If you look at Uber’s spendings (and I bet the same is true for Grab or any other of a dozen or so Uber competitors), the largest are is — surprise — again, marketing — not tech. In some years it is R&D, but this is a voluntary position and I will write a bit on that further down. Operations and Support — ie the “tech is expensive” part, come in about fourth, with “General and Administrative” above that — for a company where most operations are fully automated, this is a bit peculiar, don’t you think?
Some of the expense comes from borrowing very, very heavily in order to expand quickly. The main cost of the expansion, is, again, marketing.
The reason why Uber has a massive amount of competitors, and has to spend massive amounts of money on marketing (and still lost to Grab in Southeast Asia) is that the complexity of their technology stack is negligible, and their only advantage was, that they were there early and had raised massive amounts of capital. This is true for pretty much all the well-known economy sites — if you look around a bit, you will find virtual servers with decent connections for $4 a month, and courses on Udemy and Coursera in which you literally build copies of Booking.com, AirBNB, and other websites.

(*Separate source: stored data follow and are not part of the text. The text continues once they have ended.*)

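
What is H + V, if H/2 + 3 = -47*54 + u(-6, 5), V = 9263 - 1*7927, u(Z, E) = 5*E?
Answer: -3696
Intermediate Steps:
V = 1336 (V = 9263 - 7927 = 1336)
H = -5032 (H = -6 + 2*(-47*54 + 5*5) = -6 + 2*(-2538 + 25) = -6 + 2*(-2513) = -6 - 5026 = -5032)
H + V = -5032 + 1336 = -3696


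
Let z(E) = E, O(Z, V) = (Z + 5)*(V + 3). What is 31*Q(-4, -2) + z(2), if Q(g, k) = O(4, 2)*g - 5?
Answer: -5733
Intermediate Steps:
O(Z, V) = (3 + V)*(5 + Z) (O(Z, V) = (5 + Z)*(3 + V) = (3 + V)*(5 + Z))
Q(g, k) = -5 + 45*g (Q(g, k) = (15 + 3*4 + 5*2 + 2*4)*g - 5 = (15 + 12 + 10 + 8)*g - 5 = 45*g - 5 = -5 + 45*g)
31*Q(-4, -2) + z(2) = 31*(-5 + 45*(-4)) + 2 = 31*(-5 - 180) + 2 = 31*(-185) + 2 = -5735 + 2 = -5733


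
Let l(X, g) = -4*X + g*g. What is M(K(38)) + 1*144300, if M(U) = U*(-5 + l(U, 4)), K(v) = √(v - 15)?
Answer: 144208 + 11*√23 ≈ 1.4426e+5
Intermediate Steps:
l(X, g) = g² - 4*X (l(X, g) = -4*X + g² = g² - 4*X)
K(v) = √(-15 + v)
M(U) = U*(11 - 4*U) (M(U) = U*(-5 + (4² - 4*U)) = U*(-5 + (16 - 4*U)) = U*(11 - 4*U))
M(K(38)) + 1*144300 = √(-15 + 38)*(11 - 4*√(-15 + 38)) + 1*144300 = √23*(11 - 4*√23) + 144300 = 144300 + √23*(11 - 4*√23)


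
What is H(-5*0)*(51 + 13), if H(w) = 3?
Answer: 192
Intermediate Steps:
H(-5*0)*(51 + 13) = 3*(51 + 13) = 3*64 = 192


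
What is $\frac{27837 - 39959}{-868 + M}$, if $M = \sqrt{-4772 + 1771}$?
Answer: $\frac{10521896}{756425} + \frac{12122 i \sqrt{3001}}{756425} \approx 13.91 + 0.87789 i$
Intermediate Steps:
$M = i \sqrt{3001}$ ($M = \sqrt{-3001} = i \sqrt{3001} \approx 54.781 i$)
$\frac{27837 - 39959}{-868 + M} = \frac{27837 - 39959}{-868 + i \sqrt{3001}} = - \frac{12122}{-868 + i \sqrt{3001}}$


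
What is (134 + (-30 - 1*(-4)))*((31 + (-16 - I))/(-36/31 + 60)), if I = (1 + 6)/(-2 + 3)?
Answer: 279/19 ≈ 14.684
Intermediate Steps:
I = 7 (I = 7/1 = 7*1 = 7)
(134 + (-30 - 1*(-4)))*((31 + (-16 - I))/(-36/31 + 60)) = (134 + (-30 - 1*(-4)))*((31 + (-16 - 7))/(-36/31 + 60)) = (134 + (-30 + 4))*((31 + (-16 - 1*7))/(-36*1/31 + 60)) = (134 - 26)*((31 + (-16 - 7))/(-36/31 + 60)) = 108*((31 - 23)/(1824/31)) = 108*(8*(31/1824)) = 108*(31/228) = 279/19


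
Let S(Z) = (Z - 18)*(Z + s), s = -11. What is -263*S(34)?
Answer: -96784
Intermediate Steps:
S(Z) = (-18 + Z)*(-11 + Z) (S(Z) = (Z - 18)*(Z - 11) = (-18 + Z)*(-11 + Z))
-263*S(34) = -263*(198 + 34**2 - 29*34) = -263*(198 + 1156 - 986) = -263*368 = -96784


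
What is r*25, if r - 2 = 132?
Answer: 3350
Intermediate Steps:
r = 134 (r = 2 + 132 = 134)
r*25 = 134*25 = 3350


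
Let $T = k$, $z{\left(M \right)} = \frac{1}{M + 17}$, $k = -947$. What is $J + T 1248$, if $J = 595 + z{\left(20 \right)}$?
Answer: $- \frac{43706656}{37} \approx -1.1813 \cdot 10^{6}$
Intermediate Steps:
$z{\left(M \right)} = \frac{1}{17 + M}$
$T = -947$
$J = \frac{22016}{37}$ ($J = 595 + \frac{1}{17 + 20} = 595 + \frac{1}{37} = \frac{22016}{37} \approx 595.03$)
$J + T 1248 = \frac{22016}{37} - 1181856 = - \frac{43706656}{37}$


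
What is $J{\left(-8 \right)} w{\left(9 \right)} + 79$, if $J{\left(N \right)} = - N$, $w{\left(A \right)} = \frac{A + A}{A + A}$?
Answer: $87$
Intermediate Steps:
$w{\left(A \right)} = 1$ ($w{\left(A \right)} = \frac{2 A}{2 A} = 2 A \frac{1}{2 A} = 1$)
$J{\left(-8 \right)} w{\left(9 \right)} + 79 = \left(-1\right) \left(-8\right) 1 + 79 = 8 \cdot 1 + 79 = 8 + 79 = 87$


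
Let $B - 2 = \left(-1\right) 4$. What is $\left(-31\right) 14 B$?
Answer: $868$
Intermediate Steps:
$B = -2$ ($B = 2 - 4 = -2$)
$\left(-31\right) 14 B = \left(-31\right) 14 \left(-2\right) = \left(-434\right) \left(-2\right) = 868$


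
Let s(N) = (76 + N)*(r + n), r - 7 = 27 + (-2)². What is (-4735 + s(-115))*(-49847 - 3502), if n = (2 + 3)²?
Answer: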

If you are a dilligent developer, you can replicate most of the necessary technology stack all the way to an MVP in about 3–4 months. By yourself!

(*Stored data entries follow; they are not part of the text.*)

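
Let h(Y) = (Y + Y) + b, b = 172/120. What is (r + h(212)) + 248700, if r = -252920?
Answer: -113837/30 ≈ -3794.6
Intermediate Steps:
b = 43/30 (b = 172*(1/120) = 43/30 ≈ 1.4333)
h(Y) = 43/30 + 2*Y (h(Y) = (Y + Y) + 43/30 = 2*Y + 43/30 = 43/30 + 2*Y)
(r + h(212)) + 248700 = (-252920 + (43/30 + 2*212)) + 248700 = (-252920 + (43/30 + 424)) + 248700 = (-252920 + 12763/30) + 248700 = -7574837/30 + 248700 = -113837/30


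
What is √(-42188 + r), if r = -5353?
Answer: I*√47541 ≈ 218.04*I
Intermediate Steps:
√(-42188 + r) = √(-42188 - 5353) = √(-47541) = I*√47541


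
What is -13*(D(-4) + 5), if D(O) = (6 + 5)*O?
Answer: 507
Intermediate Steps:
D(O) = 11*O
-13*(D(-4) + 5) = -13*(11*(-4) + 5) = -13*(-44 + 5) = -13*(-39) = 507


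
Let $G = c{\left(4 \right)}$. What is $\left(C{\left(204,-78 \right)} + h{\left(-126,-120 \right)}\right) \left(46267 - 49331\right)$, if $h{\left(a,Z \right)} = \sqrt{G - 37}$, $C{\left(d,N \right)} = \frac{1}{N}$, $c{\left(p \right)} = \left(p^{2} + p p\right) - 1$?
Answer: $\frac{1532}{39} - 3064 i \sqrt{6} \approx 39.282 - 7505.2 i$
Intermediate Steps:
$c{\left(p \right)} = -1 + 2 p^{2}$ ($c{\left(p \right)} = \left(p^{2} + p^{2}\right) - 1 = 2 p^{2} - 1 = -1 + 2 p^{2}$)
$G = 31$ ($G = -1 + 2 \cdot 4^{2} = -1 + 2 \cdot 16 = -1 + 32 = 31$)
$h{\left(a,Z \right)} = i \sqrt{6}$ ($h{\left(a,Z \right)} = \sqrt{31 - 37} = \sqrt{-6} = i \sqrt{6}$)
$\left(C{\left(204,-78 \right)} + h{\left(-126,-120 \right)}\right) \left(46267 - 49331\right) = \left(\frac{1}{-78} + i \sqrt{6}\right) \left(46267 - 49331\right) = \left(- \frac{1}{78} + i \sqrt{6}\right) \left(-3064\right) = \frac{1532}{39} - 3064 i \sqrt{6}$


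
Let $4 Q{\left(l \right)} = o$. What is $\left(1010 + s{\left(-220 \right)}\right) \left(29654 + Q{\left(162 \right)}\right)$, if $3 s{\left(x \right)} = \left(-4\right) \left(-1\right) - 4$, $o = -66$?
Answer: $29933875$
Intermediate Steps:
$s{\left(x \right)} = 0$ ($s{\left(x \right)} = \frac{\left(-4\right) \left(-1\right) - 4}{3} = \frac{4 - 4}{3} = \frac{1}{3} \cdot 0 = 0$)
$Q{\left(l \right)} = - \frac{33}{2}$ ($Q{\left(l \right)} = \frac{1}{4} \left(-66\right) = - \frac{33}{2}$)
$\left(1010 + s{\left(-220 \right)}\right) \left(29654 + Q{\left(162 \right)}\right) = \left(1010 + 0\right) \left(29654 - \frac{33}{2}\right) = 1010 \cdot \frac{59275}{2} = 29933875$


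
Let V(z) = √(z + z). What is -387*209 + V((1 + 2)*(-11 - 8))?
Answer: -80883 + I*√114 ≈ -80883.0 + 10.677*I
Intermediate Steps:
V(z) = √2*√z (V(z) = √(2*z) = √2*√z)
-387*209 + V((1 + 2)*(-11 - 8)) = -387*209 + √2*√((1 + 2)*(-11 - 8)) = -80883 + √2*√(3*(-19)) = -80883 + √2*√(-57) = -80883 + √2*(I*√57) = -80883 + I*√114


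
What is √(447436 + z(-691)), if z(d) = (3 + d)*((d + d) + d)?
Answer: 2*√468415 ≈ 1368.8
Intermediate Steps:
z(d) = 3*d*(3 + d) (z(d) = (3 + d)*(2*d + d) = (3 + d)*(3*d) = 3*d*(3 + d))
√(447436 + z(-691)) = √(447436 + 3*(-691)*(3 - 691)) = √(447436 + 3*(-691)*(-688)) = √(447436 + 1426224) = √1873660 = 2*√468415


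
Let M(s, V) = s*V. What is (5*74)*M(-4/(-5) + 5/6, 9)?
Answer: 5439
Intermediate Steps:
M(s, V) = V*s
(5*74)*M(-4/(-5) + 5/6, 9) = (5*74)*(9*(-4/(-5) + 5/6)) = 370*(9*(-4*(-⅕) + 5*(⅙))) = 370*(9*(⅘ + ⅚)) = 370*(9*(49/30)) = 370*(147/10) = 5439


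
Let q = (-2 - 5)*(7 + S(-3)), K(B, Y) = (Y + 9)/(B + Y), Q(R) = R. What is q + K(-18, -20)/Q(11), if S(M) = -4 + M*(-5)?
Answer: -4787/38 ≈ -125.97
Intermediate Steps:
S(M) = -4 - 5*M
K(B, Y) = (9 + Y)/(B + Y)
q = -126 (q = (-2 - 5)*(7 + (-4 - 5*(-3))) = -7*(7 + (-4 + 15)) = -7*(7 + 11) = -7*18 = -126)
q + K(-18, -20)/Q(11) = -126 + ((9 - 20)/(-18 - 20))/11 = -126 + (-11/(-38))*(1/11) = -126 - 1/38*(-11)*(1/11) = -126 + (11/38)*(1/11) = -126 + 1/38 = -4787/38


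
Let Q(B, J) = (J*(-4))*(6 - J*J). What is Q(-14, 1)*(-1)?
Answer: 20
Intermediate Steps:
Q(B, J) = -4*J*(6 - J**2) (Q(B, J) = (-4*J)*(6 - J**2) = -4*J*(6 - J**2))
Q(-14, 1)*(-1) = (4*1*(-6 + 1**2))*(-1) = (4*1*(-6 + 1))*(-1) = (4*1*(-5))*(-1) = -20*(-1) = 20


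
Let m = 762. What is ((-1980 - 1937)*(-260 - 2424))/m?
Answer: 5256614/381 ≈ 13797.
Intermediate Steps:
((-1980 - 1937)*(-260 - 2424))/m = ((-1980 - 1937)*(-260 - 2424))/762 = -3917*(-2684)*(1/762) = 10513228*(1/762) = 5256614/381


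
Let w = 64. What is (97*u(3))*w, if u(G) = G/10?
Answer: 9312/5 ≈ 1862.4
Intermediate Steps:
u(G) = G/10 (u(G) = G*(⅒) = G/10)
(97*u(3))*w = (97*((⅒)*3))*64 = (97*(3/10))*64 = (291/10)*64 = 9312/5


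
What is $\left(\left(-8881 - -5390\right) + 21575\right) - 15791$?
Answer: $2293$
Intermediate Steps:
$\left(\left(-8881 - -5390\right) + 21575\right) - 15791 = \left(\left(-8881 + 5390\right) + 21575\right) - 15791 = \left(-3491 + 21575\right) - 15791 = 18084 - 15791 = 2293$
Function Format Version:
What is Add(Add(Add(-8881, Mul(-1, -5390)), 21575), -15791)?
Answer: 2293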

What that does not give you, is scale or exposure. If you managed to achieve enough exposure to actually fully load that $4/month server I mentioned earlier, you would have enough revenue to scale out naturally … but by that time someone else will have copied your business model and out-advertised you with investors’ money.

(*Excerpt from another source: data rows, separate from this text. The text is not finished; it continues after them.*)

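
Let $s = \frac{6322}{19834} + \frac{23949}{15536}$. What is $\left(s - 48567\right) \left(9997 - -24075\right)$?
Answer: $- \frac{31867779868796725}{19258814} \approx -1.6547 \cdot 10^{9}$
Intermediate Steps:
$s = \frac{286611529}{154070512}$ ($s = 6322 \cdot \frac{1}{19834} + 23949 \cdot \frac{1}{15536} = \frac{3161}{9917} + \frac{23949}{15536} = \frac{286611529}{154070512} \approx 1.8603$)
$\left(s - 48567\right) \left(9997 - -24075\right) = \left(\frac{286611529}{154070512} - 48567\right) \left(9997 - -24075\right) = - \frac{7482455944775 \left(9997 + 24075\right)}{154070512} = \left(- \frac{7482455944775}{154070512}\right) 34072 = - \frac{31867779868796725}{19258814}$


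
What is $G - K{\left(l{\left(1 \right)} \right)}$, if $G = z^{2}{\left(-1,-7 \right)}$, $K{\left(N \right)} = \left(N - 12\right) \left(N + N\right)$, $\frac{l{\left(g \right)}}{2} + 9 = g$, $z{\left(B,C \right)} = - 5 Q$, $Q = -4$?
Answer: $-496$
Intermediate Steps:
$z{\left(B,C \right)} = 20$ ($z{\left(B,C \right)} = \left(-5\right) \left(-4\right) = 20$)
$l{\left(g \right)} = -18 + 2 g$
$K{\left(N \right)} = 2 N \left(-12 + N\right)$ ($K{\left(N \right)} = \left(-12 + N\right) 2 N = 2 N \left(-12 + N\right)$)
$G = 400$ ($G = 20^{2} = 400$)
$G - K{\left(l{\left(1 \right)} \right)} = 400 - 2 \left(-18 + 2 \cdot 1\right) \left(-12 + \left(-18 + 2 \cdot 1\right)\right) = 400 - 2 \left(-18 + 2\right) \left(-12 + \left(-18 + 2\right)\right) = 400 - 2 \left(-16\right) \left(-12 - 16\right) = 400 - 2 \left(-16\right) \left(-28\right) = 400 - 896 = -496$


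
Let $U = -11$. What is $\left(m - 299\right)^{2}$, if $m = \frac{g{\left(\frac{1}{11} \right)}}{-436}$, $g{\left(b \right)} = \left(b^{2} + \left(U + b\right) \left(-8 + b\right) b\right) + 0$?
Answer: $\frac{30110903066754225}{336766659856} \approx 89412.0$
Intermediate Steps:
$g{\left(b \right)} = b^{2} + b \left(-11 + b\right) \left(-8 + b\right)$ ($g{\left(b \right)} = \left(b^{2} + \left(-11 + b\right) \left(-8 + b\right) b\right) + 0 = \left(b^{2} + b \left(-11 + b\right) \left(-8 + b\right)\right) + 0 = b^{2} + b \left(-11 + b\right) \left(-8 + b\right)$)
$m = - \frac{10451}{580316}$ ($m = \frac{\frac{1}{11} \left(88 + \left(\frac{1}{11}\right)^{2} - \frac{18}{11}\right)}{-436} = \frac{88 + \left(\frac{1}{11}\right)^{2} - \frac{18}{11}}{11} \left(- \frac{1}{436}\right) = \frac{88 + \frac{1}{121} - \frac{18}{11}}{11} \left(- \frac{1}{436}\right) = \frac{1}{11} \cdot \frac{10451}{121} \left(- \frac{1}{436}\right) = \frac{10451}{1331} \left(- \frac{1}{436}\right) = - \frac{10451}{580316} \approx -0.018009$)
$\left(m - 299\right)^{2} = \left(- \frac{10451}{580316} - 299\right)^{2} = \left(- \frac{173524935}{580316}\right)^{2} = \frac{30110903066754225}{336766659856}$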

Where does it leave us? The main “service” those companies provide, is not technology, it is marketing and scale. Given a large enough “driver’s union” or a coop, or a Craigslist equivalent for ride shares — something with enough exposure, it would be more or less trivial to replace Uber in a country. In fact, some drivers down here have an Uber account and a Grab account and drive for both — whichever sends them a more convenient customer that moment.
What about Uber’s enormous R&D position then? Their research is, as far as I got it, focussed on driver-less cars. Which will essentially remove the entire gig economy side of theirs, and make them into a robotaxi provider — where they will actually own their cars. It will convert them into a traditional capitalist venture. I would bet that if Tesla achieves full autonomy, they could easily beat going the “we don’t own those cars” route — simply because they don’t have to own the hardware.
So my take on the value of those companies is ALL the “gig economy” companies (which includes companies like eBay, Lazada, etc) are marketing ventures first, and anything else they do second. They could all as well just be one and the same company. And in the end they probably will be.